Abstracts

Rationale: In recent years, hundreds of novel epilepsy-associated genes have been identified thanks to advancements in next-generation sequencing and human genetics research. This many genes require functional analysis to determine which ones are truly responsible for epilepsy and through which mechanisms defects in these genes lead to the circuit dysfunction that defines epilepsy.

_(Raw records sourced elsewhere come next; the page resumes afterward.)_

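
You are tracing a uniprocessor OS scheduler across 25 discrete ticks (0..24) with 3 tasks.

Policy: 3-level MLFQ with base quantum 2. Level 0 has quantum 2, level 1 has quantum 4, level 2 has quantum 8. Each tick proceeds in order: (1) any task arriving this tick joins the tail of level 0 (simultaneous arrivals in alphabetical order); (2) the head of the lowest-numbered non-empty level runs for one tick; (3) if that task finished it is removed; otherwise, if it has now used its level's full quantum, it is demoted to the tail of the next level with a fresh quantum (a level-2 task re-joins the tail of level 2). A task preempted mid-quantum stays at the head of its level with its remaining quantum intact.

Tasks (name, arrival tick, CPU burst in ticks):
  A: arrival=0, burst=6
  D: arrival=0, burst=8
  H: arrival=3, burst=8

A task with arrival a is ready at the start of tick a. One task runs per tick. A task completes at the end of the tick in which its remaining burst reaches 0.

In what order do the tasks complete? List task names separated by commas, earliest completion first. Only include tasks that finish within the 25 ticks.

t=0: L0/L1/L2 = AD/-/- → run A
t=1: L0/L1/L2 = AD/-/- → run A
t=2: L0/L1/L2 = D/A/- → run D
t=3: L0/L1/L2 = DH/A/- → run D
t=4: L0/L1/L2 = H/AD/- → run H
t=5: L0/L1/L2 = H/AD/- → run H
t=6: L0/L1/L2 = -/ADH/- → run A
t=7: L0/L1/L2 = -/ADH/- → run A
t=8: L0/L1/L2 = -/ADH/- → run A
t=9: L0/L1/L2 = -/ADH/- → run A
t=10: L0/L1/L2 = -/DH/- → run D
t=11: L0/L1/L2 = -/DH/- → run D
t=12: L0/L1/L2 = -/DH/- → run D
t=13: L0/L1/L2 = -/DH/- → run D
t=14: L0/L1/L2 = -/H/D → run H
t=15: L0/L1/L2 = -/H/D → run H
t=16: L0/L1/L2 = -/H/D → run H
t=17: L0/L1/L2 = -/H/D → run H
t=18: L0/L1/L2 = -/-/DH → run D
t=19: L0/L1/L2 = -/-/DH → run D
t=20: L0/L1/L2 = -/-/H → run H
t=21: L0/L1/L2 = -/-/H → run H
t=22: (idle)
t=23: (idle)
t=24: (idle)

completion order = A, D, H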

Methods: We developed a high-throughput screening pipeline using zebrafish to identify which of the many genes associated with monogenic human epilepsies are amenable to functional investigation in this system. We amassed a large list of epilepsy candidate genes from the literature. We modeled genes that do not tolerate variation in humans (gnomAD pLI > 0.9, missense Z-score > 3) and that have at least 60% homology between zebrafish and human. We injected constructs designed using a computational guide design algorithm (https://chopchop.cbu.uib.no/) into fertilized zebrafish eggs at the 1-cell stage and bred genetic lines to at least the F2 generation. We assayed larvae of 81 mutant lines at 5 days post fertilization (dpf) for seizure-like activity and hyperexcitability via the following methods: (a) high-throughput automated behavioral assessment for seizure-like swimming patterns; (b) whole brain calcium imaging for increased fluorescence; (c) local field potential recording for direct electrophysiological evidence of hyperexcitability; (d) quantification of interneurons using a transgenic line that labels developing inhibitory interneurons.

Results: Analysis of Crispant vs. WT zebrafish larval behavior in 81 genetic mutant lines revealed 7 promising, functionally heterogenous, candidate genes, which were further characterized by whole brain calcium imaging and single electrode field-recording in larval tectum. Most strikingly abnormal was the potassium channel modulator Kcnv1, which, in addition to displaying seizure-like swim patterns, showed abnormal electrophysiology on LFP recordings, increased neuronal activity by calcium imaging, and a decrease in inhibitory neurons.

Conclusions: We demonstrate a high-throughput and cost-effective method for initial functional assessment of epilepsy-associated genes. Using high-throughput assessment for seizure-like swim patterns, 7 of 81 genetic models displayed abnormalities that were additionally associated with other measures of hyperexcitability. In conclusion, the zebrafish system represents a robust platform to rapidly identify genetic models of epilepsy. These models can then be used to dissect underlying mechanisms of epileptogenesis as well as to screen for potential therapeutic compounds that might rectify the tendency to seizures.

Funding: Please list any funding that was received in support of this abstract.: BCH Translational Research Program.